Suivant une thématique similaire, le rêve représente l'idéal. Avoir en tête un idéal est important, si ce n'est essentiel à la vie de l'homme car cet idéal est ce qui déterminera ses objectifs. Cependant, placer l'idéal au-dessus des réalités humaines ne conduit qu'à la destruction et au chaos de soi et des autres.

Enfin, être capable de se faire sa propre opinion compte tenu de son vécu et de celui d'autrui. Mais sans jamais oublier que l'action va de paire avec la pensée. Si la pensée est seule, nous nous complaisons dans un monde imaginaire et nourrissons un état qui pourra s'avérer anxiogène. Lorsque la pensée est formulée, elle doit être traduite en action afin de permettre à l'homme cohérence et intégrité.


Si tu peux être dur sans jamais être en rage,
Si tu peux être brave et jamais imprudent,
Si tu sais être bon, si tu sais être sage
Sans être moral ni pédant ;

Cette strophe rappelle simplement les vertus primaires de la virilité.
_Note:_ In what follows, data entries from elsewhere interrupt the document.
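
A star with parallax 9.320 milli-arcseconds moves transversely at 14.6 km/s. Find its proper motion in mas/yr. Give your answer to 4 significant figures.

d = 1/p = 1/0.009320″ = 107.3 pc.
μ = v_t / (4.74 d) = 14.6 / (4.74 × 107.3) = 14.6 / 508.6 = 0.028706 ″/yr = 28.706 mas/yr.

28.71 mas/yr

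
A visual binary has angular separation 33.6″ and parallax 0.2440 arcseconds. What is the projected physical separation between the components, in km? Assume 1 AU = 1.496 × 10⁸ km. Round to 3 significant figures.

d = 1/p = 1/0.2440″ = 4.0984 pc.
At distance d (pc), an angle of θ arcsec spans θ·d AU: s = 33.6 × 4.0984 = 137.71 AU.
= 137.71 × 1.496 × 10⁸ km = 2.0601 × 10^10 km.

2.06 × 10^10 km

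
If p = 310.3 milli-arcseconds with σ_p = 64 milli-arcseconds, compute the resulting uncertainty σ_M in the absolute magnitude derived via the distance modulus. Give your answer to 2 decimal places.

σ_M = 0.45 mag

M = m − 5 log₁₀ d + 5 = m + 5 log₁₀ p + 5, so ∂M/∂p = 5/(p ln 10).
σ_M = (5/ln 10) · (σ_p/p) = 2.1715 × 64/310.3 = 2.1715 × 0.20625 = 0.44787.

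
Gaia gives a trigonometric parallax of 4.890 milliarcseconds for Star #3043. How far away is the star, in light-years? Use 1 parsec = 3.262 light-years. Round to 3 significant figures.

667 light years

p = 4.890 milliarcseconds = 0.004890 arcsec.
d = 1/p = 1/0.004890 = 204.5 pc.
In light-years: 204.5 × 3.262 = 667.08 ly.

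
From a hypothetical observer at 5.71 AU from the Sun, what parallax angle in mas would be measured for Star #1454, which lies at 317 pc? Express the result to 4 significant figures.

p (arcsec) = B (AU) / d (pc).
p = 5.71 / 317 = 0.018013 arcsec = 18.013 mas.

18.01 mas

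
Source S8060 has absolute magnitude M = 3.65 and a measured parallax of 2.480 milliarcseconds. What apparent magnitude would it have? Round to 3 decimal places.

d = 1/p = 1/0.002480″ = 403.23 pc.
m − M = 5 log₁₀ d − 5 = 5 log₁₀(403.23) − 5 = 13.0278 − 5 = 8.0278.
m = M + (m − M) = 3.65 + 8.0278 = 11.678.

m = 11.678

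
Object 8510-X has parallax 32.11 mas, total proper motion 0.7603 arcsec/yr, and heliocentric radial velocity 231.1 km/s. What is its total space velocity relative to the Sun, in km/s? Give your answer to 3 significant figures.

d = 1/p = 1/0.03211″ = 31.143 pc.
v_t = 4.740 μ d = 4.740 × 0.7603 × 31.143 = 112.23 km/s.
v = √(v_r² + v_t²) = √(231.1² + 112.23²) = √66002.8 = 256.91 km/s.

257 km/s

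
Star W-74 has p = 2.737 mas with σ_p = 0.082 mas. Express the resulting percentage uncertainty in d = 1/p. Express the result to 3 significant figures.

For d = 1/p, |σ_d/d| = |σ_p/p|.
σ_p/p = 0.082 / 2.737 = 0.02996 = 2.996%.

3.00%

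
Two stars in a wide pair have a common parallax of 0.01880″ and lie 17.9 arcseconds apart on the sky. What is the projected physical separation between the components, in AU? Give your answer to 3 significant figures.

d = 1/p = 1/0.01880″ = 53.191 pc.
At distance d (pc), an angle of θ arcsec spans θ·d AU: s = 17.9 × 53.191 = 952.12 AU.

952 AU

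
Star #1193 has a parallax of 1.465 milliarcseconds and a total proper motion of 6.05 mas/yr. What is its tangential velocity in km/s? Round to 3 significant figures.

19.6 km/s

d = 1/p = 1/0.001465″ = 682.59 pc.
μ = 6.05 mas/yr = 0.00605 ″/yr.
v_t = 4.74 × μ × d = 4.74 × 0.00605 × 682.59 = 19.575 km/s.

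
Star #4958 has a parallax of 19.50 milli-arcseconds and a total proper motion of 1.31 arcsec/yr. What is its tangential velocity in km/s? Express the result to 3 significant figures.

318 km/s

d = 1/p = 1/0.01950″ = 51.282 pc.
v_t = 4.74 × μ × d = 4.74 × 1.31 × 51.282 = 318.43 km/s.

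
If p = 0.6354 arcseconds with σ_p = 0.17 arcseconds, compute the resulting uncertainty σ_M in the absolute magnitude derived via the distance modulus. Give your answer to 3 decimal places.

σ_M = 0.581 mag

M = m − 5 log₁₀ d + 5 = m + 5 log₁₀ p + 5, so ∂M/∂p = 5/(p ln 10).
σ_M = (5/ln 10) · (σ_p/p) = 2.1715 × 0.17/0.6354 = 2.1715 × 0.26755 = 0.58098.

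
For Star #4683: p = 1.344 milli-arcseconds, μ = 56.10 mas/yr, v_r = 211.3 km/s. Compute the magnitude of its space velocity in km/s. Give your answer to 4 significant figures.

289.5 km/s

d = 1/p = 1/0.001344″ = 744.05 pc.
μ = 56.10 mas/yr = 0.05610 ″/yr.
v_t = 4.740 μ d = 4.740 × 0.05610 × 744.05 = 197.85 km/s.
v = √(v_r² + v_t²) = √(211.3² + 197.85²) = √83792.3 = 289.47 km/s.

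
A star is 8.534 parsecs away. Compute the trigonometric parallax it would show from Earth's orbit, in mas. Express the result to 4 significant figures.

117.2 mas

p = 1/d = 1/8.534 = 0.11718 arcsec.
= 0.11718 × 1000 = 117.18 mas.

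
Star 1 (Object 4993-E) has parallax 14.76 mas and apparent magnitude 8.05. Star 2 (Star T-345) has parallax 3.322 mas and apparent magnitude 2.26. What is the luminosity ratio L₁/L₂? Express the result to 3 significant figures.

d₁ = 1/p₁ = 1/0.01476″ = 67.751 pc; d₂ = 1/p₂ = 1/0.003322″ = 301.02 pc.
M₁ = m₁ − 5 log₁₀ d₁ + 5 = 8.05 − 9.1546 + 5 = 3.8954.
M₂ = 2.26 − 12.3930 + 5 = -5.1330.
L₁/L₂ = 10^(0.4(M₂ − M₁)) = 10^(0.4 × (-9.0284)) = 10^(-3.61136) = 0.0002447.

L₁/L₂ = 0.000245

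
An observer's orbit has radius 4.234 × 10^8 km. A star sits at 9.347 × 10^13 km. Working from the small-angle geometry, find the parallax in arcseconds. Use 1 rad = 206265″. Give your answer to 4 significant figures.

θ ≈ B/d = (4.234 × 10^8) / (9.347 × 10^13) = 4.5298 × 10^-6 rad.
In arcseconds: 4.5298 × 10^-6 × 206265 = 0.93434″.

0.9343 arcsec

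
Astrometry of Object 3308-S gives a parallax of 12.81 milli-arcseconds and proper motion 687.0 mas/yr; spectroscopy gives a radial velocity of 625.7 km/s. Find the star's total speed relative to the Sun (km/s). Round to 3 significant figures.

675 km/s

d = 1/p = 1/0.01281″ = 78.064 pc.
μ = 687.0 mas/yr = 0.6870 ″/yr.
v_t = 4.740 μ d = 4.740 × 0.6870 × 78.064 = 254.21 km/s.
v = √(v_r² + v_t²) = √(625.7² + 254.21²) = √456123 = 675.37 km/s.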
L'homme est capable de fermeté sans accès de colère, de courage sans témérité et de vertus sans en tirer de profit social.

Le garçon devient homme lorsqu'il apprend à maîtriser et à pondérer ses émotions.
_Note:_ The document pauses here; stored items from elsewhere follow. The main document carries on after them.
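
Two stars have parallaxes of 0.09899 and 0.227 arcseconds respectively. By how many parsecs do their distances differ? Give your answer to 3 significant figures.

d_A = 1/0.09899″ = 10.102 pc; d_B = 1/0.2270″ = 4.4053 pc.
|d_B − d_A| = |4.4053 − 10.102| = 5.6967 pc.

5.70 pc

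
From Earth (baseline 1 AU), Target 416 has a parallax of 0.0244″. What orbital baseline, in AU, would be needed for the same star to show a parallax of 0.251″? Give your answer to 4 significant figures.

10.29 AU

Parallax scales linearly with baseline: p ∝ B, so B = p_target / p_Earth × 1 AU.
B = 0.251 / 0.0244 = 10.287 AU.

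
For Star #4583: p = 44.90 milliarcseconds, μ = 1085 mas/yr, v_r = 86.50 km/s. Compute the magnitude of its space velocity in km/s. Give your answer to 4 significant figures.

143.5 km/s

d = 1/p = 1/0.04490″ = 22.272 pc.
μ = 1085 mas/yr = 1.085 ″/yr.
v_t = 4.740 μ d = 4.740 × 1.085 × 22.272 = 114.54 km/s.
v = √(v_r² + v_t²) = √(86.50² + 114.54²) = √20601.7 = 143.53 km/s.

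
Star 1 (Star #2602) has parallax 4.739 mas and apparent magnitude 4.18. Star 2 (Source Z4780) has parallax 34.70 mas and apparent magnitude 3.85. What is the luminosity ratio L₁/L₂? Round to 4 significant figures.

d₁ = 1/p₁ = 1/0.004739″ = 211.01 pc; d₂ = 1/p₂ = 1/0.03470″ = 28.818 pc.
M₁ = m₁ − 5 log₁₀ d₁ + 5 = 4.18 − 11.6215 + 5 = -2.4415.
M₂ = 3.85 − 7.2983 + 5 = 1.5517.
L₁/L₂ = 10^(0.4(M₂ − M₁)) = 10^(0.4 × 3.9932) = 10^1.59728 = 39.562.

L₁/L₂ = 39.56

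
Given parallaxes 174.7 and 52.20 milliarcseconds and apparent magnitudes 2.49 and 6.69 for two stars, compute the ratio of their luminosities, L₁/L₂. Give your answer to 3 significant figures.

L₁/L₂ = 4.27

d₁ = 1/p₁ = 1/0.1747″ = 5.7241 pc; d₂ = 1/p₂ = 1/0.05220″ = 19.157 pc.
M₁ = m₁ − 5 log₁₀ d₁ + 5 = 2.49 − 3.7885 + 5 = 3.7015.
M₂ = 6.69 − 6.4116 + 5 = 5.2784.
L₁/L₂ = 10^(0.4(M₂ − M₁)) = 10^(0.4 × 1.5769) = 10^0.63076 = 4.2733.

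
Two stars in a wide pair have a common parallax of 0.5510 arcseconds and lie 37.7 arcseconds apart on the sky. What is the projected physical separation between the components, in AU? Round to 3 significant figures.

d = 1/p = 1/0.5510″ = 1.8149 pc.
At distance d (pc), an angle of θ arcsec spans θ·d AU: s = 37.7 × 1.8149 = 68.422 AU.

68.4 AU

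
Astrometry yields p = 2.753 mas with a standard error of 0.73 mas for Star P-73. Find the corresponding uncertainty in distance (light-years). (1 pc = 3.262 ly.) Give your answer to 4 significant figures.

314.2 ly

d = 1/p, so σ_d = σ_p / p².
σ_d = 0.000730 / (0.002753)² = 0.000730 / 0.000007579 = 96.319 pc = 96.319 × 3.262 ly = 314.19 ly.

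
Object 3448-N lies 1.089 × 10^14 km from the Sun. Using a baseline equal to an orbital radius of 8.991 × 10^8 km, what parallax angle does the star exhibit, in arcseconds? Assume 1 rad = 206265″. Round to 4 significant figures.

θ ≈ B/d = (8.991 × 10^8) / (1.089 × 10^14) = 8.2562 × 10^-6 rad.
In arcseconds: 8.2562 × 10^-6 × 206265 = 1.703″.

1.703 arcsec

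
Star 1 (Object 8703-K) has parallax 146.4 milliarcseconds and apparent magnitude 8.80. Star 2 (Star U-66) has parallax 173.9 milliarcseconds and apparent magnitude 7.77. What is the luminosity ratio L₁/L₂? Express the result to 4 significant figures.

d₁ = 1/p₁ = 1/0.1464″ = 6.8306 pc; d₂ = 1/p₂ = 1/0.1739″ = 5.7504 pc.
M₁ = m₁ − 5 log₁₀ d₁ + 5 = 8.80 − 4.1723 + 5 = 9.6277.
M₂ = 7.77 − 3.7985 + 5 = 8.9715.
L₁/L₂ = 10^(0.4(M₂ − M₁)) = 10^(0.4 × (-0.6562)) = 10^(-0.26248) = 0.54641.

L₁/L₂ = 0.5464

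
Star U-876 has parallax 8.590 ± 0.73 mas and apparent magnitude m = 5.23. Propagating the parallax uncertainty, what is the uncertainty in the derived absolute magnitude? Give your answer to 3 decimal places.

M = m − 5 log₁₀ d + 5 = m + 5 log₁₀ p + 5, so ∂M/∂p = 5/(p ln 10).
σ_M = (5/ln 10) · (σ_p/p) = 2.1715 × 0.73/8.590 = 2.1715 × 0.084983 = 0.18454.

σ_M = 0.185 mag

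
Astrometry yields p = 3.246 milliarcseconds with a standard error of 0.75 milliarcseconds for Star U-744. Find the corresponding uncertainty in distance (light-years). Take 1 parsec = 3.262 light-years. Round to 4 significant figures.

d = 1/p, so σ_d = σ_p / p².
σ_d = 0.000750 / (0.003246)² = 0.000750 / 0.000010537 = 71.178 pc = 71.178 × 3.262 ly = 232.18 ly.

232.2 ly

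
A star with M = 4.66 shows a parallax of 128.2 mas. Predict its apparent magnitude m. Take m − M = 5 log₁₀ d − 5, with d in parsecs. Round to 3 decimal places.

m = 4.121

d = 1/p = 1/0.1282″ = 7.8003 pc.
m − M = 5 log₁₀ d − 5 = 5 log₁₀(7.8003) − 5 = 4.4606 − 5 = -0.5394.
m = M + (m − M) = 4.66 + (-0.5394) = 4.121.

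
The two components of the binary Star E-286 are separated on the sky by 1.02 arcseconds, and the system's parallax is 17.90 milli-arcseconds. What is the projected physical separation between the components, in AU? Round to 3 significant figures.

57.0 AU

d = 1/p = 1/0.01790″ = 55.866 pc.
At distance d (pc), an angle of θ arcsec spans θ·d AU: s = 1.02 × 55.866 = 56.983 AU.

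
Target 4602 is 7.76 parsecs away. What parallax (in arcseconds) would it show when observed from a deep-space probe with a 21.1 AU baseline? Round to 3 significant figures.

2.72 arcsec

p (arcsec) = B (AU) / d (pc).
p = 21.1 / 7.76 = 2.7191 arcsec.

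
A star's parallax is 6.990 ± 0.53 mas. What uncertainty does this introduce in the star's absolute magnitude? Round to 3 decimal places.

σ_M = 0.165 mag

M = m − 5 log₁₀ d + 5 = m + 5 log₁₀ p + 5, so ∂M/∂p = 5/(p ln 10).
σ_M = (5/ln 10) · (σ_p/p) = 2.1715 × 0.53/6.990 = 2.1715 × 0.075823 = 0.16465.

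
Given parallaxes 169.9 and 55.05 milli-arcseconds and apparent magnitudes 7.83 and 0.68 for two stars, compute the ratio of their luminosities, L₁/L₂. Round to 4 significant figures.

L₁/L₂ = 0.0001449

d₁ = 1/p₁ = 1/0.1699″ = 5.8858 pc; d₂ = 1/p₂ = 1/0.05505″ = 18.165 pc.
M₁ = m₁ − 5 log₁₀ d₁ + 5 = 7.83 − 3.8490 + 5 = 8.9810.
M₂ = 0.68 − 6.2962 + 5 = -0.6162.
L₁/L₂ = 10^(0.4(M₂ − M₁)) = 10^(0.4 × (-9.5972)) = 10^(-3.83888) = 0.00014492.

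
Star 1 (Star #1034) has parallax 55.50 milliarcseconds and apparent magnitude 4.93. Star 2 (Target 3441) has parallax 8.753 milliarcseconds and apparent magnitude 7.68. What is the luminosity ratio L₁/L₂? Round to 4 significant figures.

d₁ = 1/p₁ = 1/0.05550″ = 18.018 pc; d₂ = 1/p₂ = 1/0.008753″ = 114.25 pc.
M₁ = m₁ − 5 log₁₀ d₁ + 5 = 4.93 − 6.2785 + 5 = 3.6515.
M₂ = 7.68 − 10.2893 + 5 = 2.3907.
L₁/L₂ = 10^(0.4(M₂ − M₁)) = 10^(0.4 × (-1.2608)) = 10^(-0.50432) = 0.3131.

L₁/L₂ = 0.3131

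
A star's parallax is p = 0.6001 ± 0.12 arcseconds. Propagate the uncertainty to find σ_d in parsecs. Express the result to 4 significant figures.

d = 1/p, so σ_d = σ_p / p².
σ_d = 0.120 / (0.6001)² = 0.120 / 0.36012 = 0.33322 pc.

0.3332 pc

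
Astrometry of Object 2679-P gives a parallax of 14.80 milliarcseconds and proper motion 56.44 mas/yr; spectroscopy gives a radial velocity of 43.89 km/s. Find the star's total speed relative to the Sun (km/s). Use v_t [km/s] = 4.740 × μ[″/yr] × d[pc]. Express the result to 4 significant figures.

47.47 km/s

d = 1/p = 1/0.01480″ = 67.568 pc.
μ = 56.44 mas/yr = 0.05644 ″/yr.
v_t = 4.740 μ d = 4.740 × 0.05644 × 67.568 = 18.076 km/s.
v = √(v_r² + v_t²) = √(43.89² + 18.076²) = √2253.07 = 47.467 km/s.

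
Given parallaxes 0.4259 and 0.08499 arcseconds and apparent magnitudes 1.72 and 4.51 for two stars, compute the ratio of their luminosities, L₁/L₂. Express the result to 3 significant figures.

L₁/L₂ = 0.520

d₁ = 1/p₁ = 1/0.4259″ = 2.348 pc; d₂ = 1/p₂ = 1/0.08499″ = 11.766 pc.
M₁ = m₁ − 5 log₁₀ d₁ + 5 = 1.72 − 1.8535 + 5 = 4.8665.
M₂ = 4.51 − 5.3531 + 5 = 4.1569.
L₁/L₂ = 10^(0.4(M₂ − M₁)) = 10^(0.4 × (-0.7096)) = 10^(-0.28384) = 0.52019.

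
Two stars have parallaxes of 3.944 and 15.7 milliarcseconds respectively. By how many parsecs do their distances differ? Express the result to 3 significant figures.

d_A = 1/0.003944″ = 253.55 pc; d_B = 1/0.01570″ = 63.694 pc.
|d_B − d_A| = |63.694 − 253.55| = 189.86 pc.

190 pc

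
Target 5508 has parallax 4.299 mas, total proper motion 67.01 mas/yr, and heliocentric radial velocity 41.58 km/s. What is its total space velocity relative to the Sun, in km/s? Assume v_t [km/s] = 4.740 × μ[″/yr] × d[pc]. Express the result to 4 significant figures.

84.78 km/s

d = 1/p = 1/0.004299″ = 232.61 pc.
μ = 67.01 mas/yr = 0.06701 ″/yr.
v_t = 4.740 μ d = 4.740 × 0.06701 × 232.61 = 73.883 km/s.
v = √(v_r² + v_t²) = √(41.58² + 73.883²) = √7187.59 = 84.78 km/s.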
Si tu peux rencontrer Triomphe après Défaite
Et recevoir ces deux menteurs d'un même front,
Si tu peux conserver ton courage et ta tête
Quand tous les autres les perdront,

Après s'être forgé en se battant contre le monde et contre lui-même, le garçon pourra rencontrer le succès après l'échec. Là encore, pour devenir un homme, il devra comprendre que l'un ne va pas sans l'autre. Triomphe et Défaite ne sont que deux revers d'une même médaille, d'où le nom de "menteurs".

Aussi important soit-il de ne pas se laisser embarquer par le désespoir de l'échec, il ne faut pas non plus céder aux plaisirs de l'abondance artificielle. Tout ce qui est acquis un jour peut être retiré. Échouer aujourd'hui ne signifie pas échouer demain autant que gagner aujourd'hui ne signifie pas gagner demain.
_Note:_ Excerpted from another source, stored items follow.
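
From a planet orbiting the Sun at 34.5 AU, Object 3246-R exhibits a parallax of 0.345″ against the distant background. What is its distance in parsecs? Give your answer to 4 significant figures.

100.0 pc

With baseline B (in AU) and parallax p (in arcsec), d = B/p parsecs.
d = 34.5 / 0.345 = 100 pc.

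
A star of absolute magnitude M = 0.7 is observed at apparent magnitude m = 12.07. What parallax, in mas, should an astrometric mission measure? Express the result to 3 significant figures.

0.532 mas

m − M = 12.07 − 0.7 = 11.37.
d = 10^((m−M)/5 + 1) = 10^3.274 = 1879.3 pc.
p = 1/d = 1/1879.3 = 0.00053211 arcsec = 0.53211 mas.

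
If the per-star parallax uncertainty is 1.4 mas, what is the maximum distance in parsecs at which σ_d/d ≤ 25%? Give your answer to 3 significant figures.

179 pc

σ_d/d = σ_p/p, so the condition is σ_p/p ≤ 0.25, i.e. p ≥ σ_p/0.25.
p_min = 1.4/0.25 = 5.6 mas = 0.0056 arcsec.
d_max = 1/p_min = 1/0.0056 = 178.57 pc.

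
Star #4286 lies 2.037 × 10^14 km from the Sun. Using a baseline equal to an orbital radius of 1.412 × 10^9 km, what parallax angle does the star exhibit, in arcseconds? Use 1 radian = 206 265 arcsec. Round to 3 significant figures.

θ ≈ B/d = (1.412 × 10^9) / (2.037 × 10^14) = 6.9318 × 10^-6 rad.
In arcseconds: 6.9318 × 10^-6 × 206265 = 1.4298″.

1.43 arcsec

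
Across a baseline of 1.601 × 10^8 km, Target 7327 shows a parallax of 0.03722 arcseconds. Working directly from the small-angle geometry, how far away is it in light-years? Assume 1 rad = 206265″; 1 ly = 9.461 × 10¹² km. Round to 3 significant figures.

93.8 ly

θ = 0.03722″ = 0.03722/206265 = 1.8045 × 10^-7 rad.
d = B/θ = (1.601 × 10^8) / (1.8045 × 10^-7) = 8.8723 × 10^14 km = (8.8723 × 10^14) / (9.461 × 10^12) ly = 93.778 ly.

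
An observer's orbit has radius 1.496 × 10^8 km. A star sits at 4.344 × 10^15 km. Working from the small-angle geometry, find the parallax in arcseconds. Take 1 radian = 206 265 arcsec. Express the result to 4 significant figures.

θ ≈ B/d = (1.496 × 10^8) / (4.344 × 10^15) = 3.4438 × 10^-8 rad.
In arcseconds: 3.4438 × 10^-8 × 206265 = 0.0071034″.

0.007103 arcsec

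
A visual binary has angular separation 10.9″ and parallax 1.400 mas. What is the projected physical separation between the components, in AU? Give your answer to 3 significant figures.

d = 1/p = 1/0.001400″ = 714.29 pc.
At distance d (pc), an angle of θ arcsec spans θ·d AU: s = 10.9 × 714.29 = 7785.8 AU.

7790 AU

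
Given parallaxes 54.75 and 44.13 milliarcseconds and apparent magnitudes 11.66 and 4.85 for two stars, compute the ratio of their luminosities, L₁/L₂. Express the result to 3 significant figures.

d₁ = 1/p₁ = 1/0.05475″ = 18.265 pc; d₂ = 1/p₂ = 1/0.04413″ = 22.66 pc.
M₁ = m₁ − 5 log₁₀ d₁ + 5 = 11.66 − 6.3081 + 5 = 10.3519.
M₂ = 4.85 − 6.7763 + 5 = 3.0737.
L₁/L₂ = 10^(0.4(M₂ − M₁)) = 10^(0.4 × (-7.2782)) = 10^(-2.91128) = 0.0012266.

L₁/L₂ = 0.00123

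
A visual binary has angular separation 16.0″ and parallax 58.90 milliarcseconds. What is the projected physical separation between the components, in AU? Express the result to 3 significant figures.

d = 1/p = 1/0.05890″ = 16.978 pc.
At distance d (pc), an angle of θ arcsec spans θ·d AU: s = 16.0 × 16.978 = 271.65 AU.

272 AU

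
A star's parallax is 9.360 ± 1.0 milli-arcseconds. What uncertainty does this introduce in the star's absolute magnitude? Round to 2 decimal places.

σ_M = 0.23 mag

M = m − 5 log₁₀ d + 5 = m + 5 log₁₀ p + 5, so ∂M/∂p = 5/(p ln 10).
σ_M = (5/ln 10) · (σ_p/p) = 2.1715 × 1.0/9.360 = 2.1715 × 0.10684 = 0.232.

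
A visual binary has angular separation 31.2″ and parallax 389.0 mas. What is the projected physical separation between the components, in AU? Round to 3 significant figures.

d = 1/p = 1/0.3890″ = 2.5707 pc.
At distance d (pc), an angle of θ arcsec spans θ·d AU: s = 31.2 × 2.5707 = 80.206 AU.

80.2 AU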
Ce qui fait la différence entre l'homme et le garçon n'est pas le nombre de succès que l'un est capable d'enchaîner par rapport à l'autre. C'est combien de fois avons-nous pu relever la tête et garder le sang froid lorsque tous les autres cédaient à la panique et au désespoir ? C'est combien de fois avons-nous pu garder les pieds sur terre et la vue claire lorsque tous les autres cédaient aux tentations et aux plaisirs artificiels ?


Alors les Rois, les Dieux, la Chance et la Victoire
Seront à tout jamais tes esclaves soumis
Et, ce qui vaut mieux que les Rois et la Gloire,
Tu seras un homme, mon fils

Lorsque le garçon ne craint plus les sanctions des Rois ni les sorts des Dieux et est capable de provoquer la Chance et d'atteindre la Victoire, alors tout obstacle et toute adversité devient une opportunité et un tremplin dans sa vie.

Mais plus que tout, au-delà de tout ce que le garçon aura obtenu, il aura gagné une chose plus précieuse encore : le garçon sera devenu un homme.

Symboliquement, il dominera son monde, mais la véritable réussite résidera dans le fait qu'il se dominera lui-même.